Ein Gedankenexperiment. Von heute auf morgen sind alle Menschen vom Erdboden verschwunden. Kein langes Dahinsiechen durch Seuchen oder atomarer Genozid, einfach verschwunden. Jetzt.
Welche Auswirkungen würde das sofortige, komplette Verschwinden der Menschheit auf die Erde haben? Wie würde die Natur reagieren, welche Katastrophen würden dadurch vielleicht erst losgetreten werden?
Diese und viele andere Fragen versucht das vorliegende Buch zusammenzufassen und zu beantworten. Es versucht einen Blick auf eine Erde zu werfen, wie sie vor der Inbesitznahme durch den Menschen war, und wie sie vielleicht lange nach uns sein könnte. Denn in einem Punkt sind sich die meisten Biologen und Anthropologen einig: Selbst der Mensch wird dem natürlichen Lauf der Dinge, dem Weg aller bisherigen Tierarten auf lange Sicht nichts entgegenzusetzen haben und aussterben. Nicht in den nächsten tausenden von Jahren, aber allmählich. Und was sind für die Erdgeschichte ein paar zehntausend oder gar hundertausende von Jahren? Nichts, ein Wimpernschlag. Was nach uns kommt ist ungewiss, das etwas nachkommt allerdings unumstößlich.
In den Innenseiten des Hardcover-Einbands werden die Ergebnisse des Buches anhand eines Zeitstrahles zwar bereits vorweggenommen, jedoch sehr anschaulich grafisch präsentiert. Nur ein paar wenige Beispiele: Bereits nach wenigen Tagen würde das U-Bahnnetz New Yorks überflutet werden, weil niemand mehr da ist die Pumpen zu bedienen, die Tag für Tag, Stunde um Stunde eindringendes Wasser aus den Schächten drängen. Atomkraftwerke, Raffinerien, Chemiewerke wären ohne regelmäßige Instandhaltung und Bedienung durch Menschen tickende Zeitbomben mit katastrophalen Auswirkungen für die Umwelt. Die derzeitige Elefantenpopulation Afrikas von rund 500.000 Tieren würde binnen weniger Jahre auf mehrere Millionen anwachsen, was natürlich Auswirkungen auf die Steppenlandschaft und zig anderen Tier- und Pflanzengattungen hätte. Kakerlaken, eine an die Lebensräume der Menschen weitestgehend angepasste Tierart, würden keine zwei Winter ohne beheizte Städte überleben. Ratten müssten die allerorts überfluteten und verschlammten Kanalisationen verlassen und würden durch die in den Städten verwilderten Katzen und andere Räuber nahezu bis an die Ausrottung gebracht. Innerhalb einiger Millionen Jahre würden sich Mikroorganismen so weit evolutioniert haben, dass sie sogar unsere auf "Ewigkeiten" hin zusammengefügten Kunststoffe verzehren könnten.
Das Buch verschafft Ein- und Ausblicke auf komplexe Zusammenhänge im ökologischen Gleichgewicht. Es zeigt bereits geschehene Entwicklungen ebenso wie mögliche zukünftige. Nicht immer ist der Mensch von Nachteil, oft genug wirken wir als notwendiges Regulativ im großen Ganzen. Doch auch lange nach uns wird es weitergehen, darin sind sich alle Wissenschaftler einig.

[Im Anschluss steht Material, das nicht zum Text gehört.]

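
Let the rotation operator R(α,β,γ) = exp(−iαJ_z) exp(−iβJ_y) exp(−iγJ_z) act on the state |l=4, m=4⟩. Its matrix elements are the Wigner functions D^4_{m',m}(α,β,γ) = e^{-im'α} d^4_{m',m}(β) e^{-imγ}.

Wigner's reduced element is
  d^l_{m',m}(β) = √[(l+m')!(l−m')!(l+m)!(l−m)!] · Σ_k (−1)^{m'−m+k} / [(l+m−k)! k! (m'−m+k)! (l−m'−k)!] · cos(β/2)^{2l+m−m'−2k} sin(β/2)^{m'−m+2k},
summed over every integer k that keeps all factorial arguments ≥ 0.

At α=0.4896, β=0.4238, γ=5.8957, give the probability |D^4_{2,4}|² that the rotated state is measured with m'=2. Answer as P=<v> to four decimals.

First d^4_{2,4}(β=0.4238), then the phase factors e^{-i(2)α} and e^{-i(4)γ}:
c=cos(0.4238/2)=0.977633, s=sin(0.4238/2)=0.210318; N=√[720·2·40320·1]=7619.763776
k∈{2} keeps every argument non-negative
  k=2: (−1)^0·7619.7638/(1440)·0.9776^6·0.2103^2 = +0.204355
d^4_{2,4}(0.4238) = +0.204355
|D^4_{2,4}|² = |d^4_{2,4}(β)|² = (+0.204355)² = 0.041761 (the z-rotation phases have unit modulus)

P=0.0418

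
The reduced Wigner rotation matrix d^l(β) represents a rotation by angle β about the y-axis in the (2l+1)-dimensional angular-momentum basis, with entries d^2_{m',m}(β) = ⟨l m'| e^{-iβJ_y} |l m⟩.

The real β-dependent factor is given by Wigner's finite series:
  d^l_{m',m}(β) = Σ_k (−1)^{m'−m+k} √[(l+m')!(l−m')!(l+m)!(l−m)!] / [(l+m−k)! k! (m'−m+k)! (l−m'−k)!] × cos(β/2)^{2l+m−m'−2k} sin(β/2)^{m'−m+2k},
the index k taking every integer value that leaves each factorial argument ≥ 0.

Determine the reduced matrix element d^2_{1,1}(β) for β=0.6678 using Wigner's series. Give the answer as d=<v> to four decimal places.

d^2_{1,1}(β=0.6678) via Wigner's sum:
Half-angle: c=0.944771, s=0.327730. N=√(6·1·6·1)=6.000000
The bounds max(0,m−m')=0 and min(l+m,l−m')=1 give 2 terms
  k=0: (−1)^0·6.0000/(6)·0.9448^4·0.3277^0 = +0.796722
  k=1: (−1)^1·6.0000/(2)·0.9448^2·0.3277^2 = -0.287612
d^2_{1,1}(0.6678) = +0.796722 -0.287612 = +0.509110

d=0.5091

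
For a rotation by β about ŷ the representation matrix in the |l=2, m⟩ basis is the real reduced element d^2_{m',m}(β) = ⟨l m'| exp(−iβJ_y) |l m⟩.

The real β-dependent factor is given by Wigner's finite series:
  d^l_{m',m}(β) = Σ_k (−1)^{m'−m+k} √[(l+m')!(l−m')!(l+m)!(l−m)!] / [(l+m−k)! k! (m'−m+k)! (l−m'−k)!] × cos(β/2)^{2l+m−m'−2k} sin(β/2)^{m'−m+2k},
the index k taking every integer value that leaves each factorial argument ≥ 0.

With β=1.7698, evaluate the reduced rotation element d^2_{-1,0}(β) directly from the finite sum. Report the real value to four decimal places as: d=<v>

d^2_{-1,0}(β=1.7698) via Wigner's sum:
c=cos(1.7698/2)=0.633367, s=sin(1.7698/2)=0.773852; N=√[1·6·2·2]=4.898979
k: max(0,(0)−(-1))=1 … min(2+(0),2−(-1))=2
  k=1: (−1)^0·4.8990/(2)·0.6334^3·0.7739^1 = +0.481614
  k=2: (−1)^1·4.8990/(2)·0.6334^1·0.7739^3 = -0.718959
d^2_{-1,0}(1.7698) = +0.481614 -0.718959 = -0.237345

d=-0.2373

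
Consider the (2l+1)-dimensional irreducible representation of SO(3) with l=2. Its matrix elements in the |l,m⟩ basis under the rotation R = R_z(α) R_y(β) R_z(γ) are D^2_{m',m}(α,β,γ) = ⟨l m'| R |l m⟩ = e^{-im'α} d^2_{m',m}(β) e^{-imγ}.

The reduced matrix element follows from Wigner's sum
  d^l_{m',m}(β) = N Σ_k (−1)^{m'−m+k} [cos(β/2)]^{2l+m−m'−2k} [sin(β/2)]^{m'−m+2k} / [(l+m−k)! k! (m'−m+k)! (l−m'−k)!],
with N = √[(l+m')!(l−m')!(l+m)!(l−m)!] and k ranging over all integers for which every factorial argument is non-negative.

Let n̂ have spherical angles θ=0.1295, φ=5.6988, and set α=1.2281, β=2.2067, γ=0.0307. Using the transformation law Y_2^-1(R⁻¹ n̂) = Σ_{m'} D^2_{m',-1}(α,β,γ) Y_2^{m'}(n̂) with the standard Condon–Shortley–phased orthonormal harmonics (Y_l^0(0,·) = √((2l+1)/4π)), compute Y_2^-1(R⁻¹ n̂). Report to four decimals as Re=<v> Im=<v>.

Re=0.3713 Im=-0.0481

Need the full column D^2_{m',-1} for m'=−2..2 at α=1.2281, β=2.2067, γ=0.0307.
cos(β/2)=0.450608, sin(β/2)=0.892722
d^2_{-2,-1}: single k=1 term ⇒ +0.163359;  D = -0.129582+0.099472i
d^2_{-1,-1}: k∈[0..1] ⇒ +0.041228 -0.485458 = -0.444229;  D = -0.136360-0.422783i
d^2_{0,-1}: k∈[0..1] ⇒ -0.200073 +0.785277 = +0.585204;  D = +0.584929+0.017963i
d^2_{1,-1}: k∈[0..1] ⇒ +0.485458 -0.635133 = -0.149675;  D = -0.054599+0.139362i
d^2_{2,-1}: single k=0 term ⇒ -0.641176;  D = +0.483688+0.420895i
Y_2^{m'}(θ=0.1295,φ=5.6988) and Σ D·Y over m':
  (-0.1296+0.0995i)·(+0.0025+0.0059i)  (-0.1364-0.4228i)·(+0.0825+0.0546i)  (+0.5849+0.0180i)·(+0.6150+0.0000i)  (-0.0546+0.1394i)·(-0.0825+0.0546i)  (+0.4837+0.4209i)·(+0.0025-0.0059i)
Y_2^-1(R⁻¹ n̂) = +0.371254-0.048083i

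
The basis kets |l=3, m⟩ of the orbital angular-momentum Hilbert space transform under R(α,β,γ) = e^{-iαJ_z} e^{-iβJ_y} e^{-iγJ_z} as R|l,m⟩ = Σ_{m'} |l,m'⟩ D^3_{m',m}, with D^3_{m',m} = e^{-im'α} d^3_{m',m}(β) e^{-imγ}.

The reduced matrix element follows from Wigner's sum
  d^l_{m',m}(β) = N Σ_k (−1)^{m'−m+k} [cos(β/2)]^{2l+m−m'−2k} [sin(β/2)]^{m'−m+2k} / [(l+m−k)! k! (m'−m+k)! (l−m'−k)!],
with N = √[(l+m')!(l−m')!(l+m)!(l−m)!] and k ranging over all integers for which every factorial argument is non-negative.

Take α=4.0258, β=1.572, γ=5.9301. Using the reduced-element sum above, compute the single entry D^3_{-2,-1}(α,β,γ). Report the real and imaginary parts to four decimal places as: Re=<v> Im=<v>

Re=-0.0614 Im=-0.3915

D^3_{-2,-1}(4.0258,1.572,5.9301) = e^{-i·-2·4.0258}·d^3_{-2,-1}(1.572)·e^{-i·-1·5.9301}. Compute d first:
With c≡cos(β/2)=0.706681 and s≡sin(β/2)=0.707532, N=[1·120·2·24]^{1/2}=75.894664
The bounds max(0,m−m')=1 and min(l+m,l−m')=2 give 2 terms
  k=1: (−1)^0·75.8947/(24)·0.7067^5·0.7075^1 = +0.394333
  k=2: (−1)^1·75.8947/(12)·0.7067^3·0.7075^3 = -0.790568
d^3_{-2,-1}(1.572) = +0.394333 -0.790568 = -0.396234
D = (-0.196335+0.980537i)·(-0.396234)·(+0.938310-0.345794i) = -0.061353-0.391455i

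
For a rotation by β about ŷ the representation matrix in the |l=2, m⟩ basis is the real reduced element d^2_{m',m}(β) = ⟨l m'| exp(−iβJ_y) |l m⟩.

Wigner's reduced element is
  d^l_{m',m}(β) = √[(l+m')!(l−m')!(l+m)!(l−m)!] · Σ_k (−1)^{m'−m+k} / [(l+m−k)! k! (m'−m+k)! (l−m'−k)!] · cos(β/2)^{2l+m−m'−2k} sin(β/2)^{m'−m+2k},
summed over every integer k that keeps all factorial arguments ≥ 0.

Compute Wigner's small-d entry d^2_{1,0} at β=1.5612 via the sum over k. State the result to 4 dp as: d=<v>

d^2_{1,0}(β=1.5612) via Wigner's sum:
With c≡cos(β/2)=0.710491 and s≡sin(β/2)=0.703706, N=[6·1·2·2]^{1/2}=4.898979
Admissible k: 0..1 (factorial args all ≥0)
  k=0: (−1)^1·4.8990/(2)·0.7105^3·0.7037^1 = -0.618220
  k=1: (−1)^2·4.8990/(2)·0.7105^1·0.7037^3 = +0.606468
d^2_{1,0}(1.5612) = -0.618220 +0.606468 = -0.011752

d=-0.0118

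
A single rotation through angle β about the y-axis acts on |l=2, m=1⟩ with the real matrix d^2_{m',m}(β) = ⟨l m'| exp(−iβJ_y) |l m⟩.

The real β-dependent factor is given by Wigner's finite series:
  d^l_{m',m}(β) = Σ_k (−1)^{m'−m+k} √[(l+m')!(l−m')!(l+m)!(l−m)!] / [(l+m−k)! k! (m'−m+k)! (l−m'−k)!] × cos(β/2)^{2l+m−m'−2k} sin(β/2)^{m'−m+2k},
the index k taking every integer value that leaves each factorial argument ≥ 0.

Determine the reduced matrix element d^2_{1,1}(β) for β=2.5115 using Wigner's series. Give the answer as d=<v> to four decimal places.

d^2_{1,1}(β=2.5115) via Wigner's sum:
With c≡cos(β/2)=0.309861 and s≡sin(β/2)=0.950782, N=[6·1·6·1]^{1/2}=6.000000
Admissible k: 0..1 (factorial args all ≥0)
  k=0: (−1)^0·6.0000/(6)·0.3099^4·0.9508^0 = +0.009219
  k=1: (−1)^1·6.0000/(2)·0.3099^2·0.9508^2 = -0.260385
d^2_{1,1}(2.5115) = +0.009219 -0.260385 = -0.251166

d=-0.2512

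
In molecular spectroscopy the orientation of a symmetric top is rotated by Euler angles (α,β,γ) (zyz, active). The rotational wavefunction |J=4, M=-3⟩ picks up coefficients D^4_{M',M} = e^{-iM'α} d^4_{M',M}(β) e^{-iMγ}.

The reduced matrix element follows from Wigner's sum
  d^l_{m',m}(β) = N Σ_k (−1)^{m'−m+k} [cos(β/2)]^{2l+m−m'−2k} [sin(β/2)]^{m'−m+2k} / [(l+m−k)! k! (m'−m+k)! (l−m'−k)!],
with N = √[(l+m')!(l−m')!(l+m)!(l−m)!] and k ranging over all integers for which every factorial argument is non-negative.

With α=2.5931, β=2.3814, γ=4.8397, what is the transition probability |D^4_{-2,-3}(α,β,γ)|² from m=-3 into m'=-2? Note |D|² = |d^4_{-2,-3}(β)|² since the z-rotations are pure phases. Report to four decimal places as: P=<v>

Split into d^4_{-2,-3}(β=2.3814) × two z-phases.
With c≡cos(β/2)=0.371010 and s≡sin(β/2)=0.928629, N=[2·720·1·5040]^{1/2}=2693.993318
The bounds max(0,m−m')=0 and min(l+m,l−m')=1 give 2 terms
  k=0: (−1)^1·2693.9933/(720)·0.3710^7·0.9286^1 = -0.003362
  k=1: (−1)^2·2693.9933/(240)·0.3710^5·0.9286^3 = +0.063189
d^4_{-2,-3}(2.3814) = -0.003362 +0.063189 = +0.059827
|D^4_{-2,-3}|² = |d^4_{-2,-3}(β)|² = (+0.059827)² = 0.003579 (the z-rotation phases have unit modulus)

P=0.0036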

Ein interessantes Buch, ein ausführliches Buch. Natürlich auch ein spekulatives Buch, trotz aller an allen Ecken und Enden sichtlich hervorragend detaillierter Recherchearbeit. Es hat Längen, einige Mal zu oft hatte ich den Eindruck, dass der Autor seitenweise die Vielzahl an Informationen, die er da zusammengetragen hat, auch unbedingt loswerden möchte, selbst wenn die rein gar nichts mehr mit dem eigentlichen Thema zu tun haben. Aber es ist ein Buch, dass vom Panamakanal bis zu Wühlmaus-Populationen bei Tschernobyl reicht, was man auch als positiv empfinden kann. Nicht immer angenehm zu lesen, dafür hat die Gattung Mensch zuviel auf dem Kerbholz.
Wer wissen möchte woher die Gattung Mensch kommt, dem sei "Der dritte Schimpanse" ans Herz gelegt. Wer wissen möchte wohin die Gattung Mensch vielleicht unterwegs ist, der sollte ruhig einen Blick in "Die Welt ohne uns" werfen. Empfehlenswert!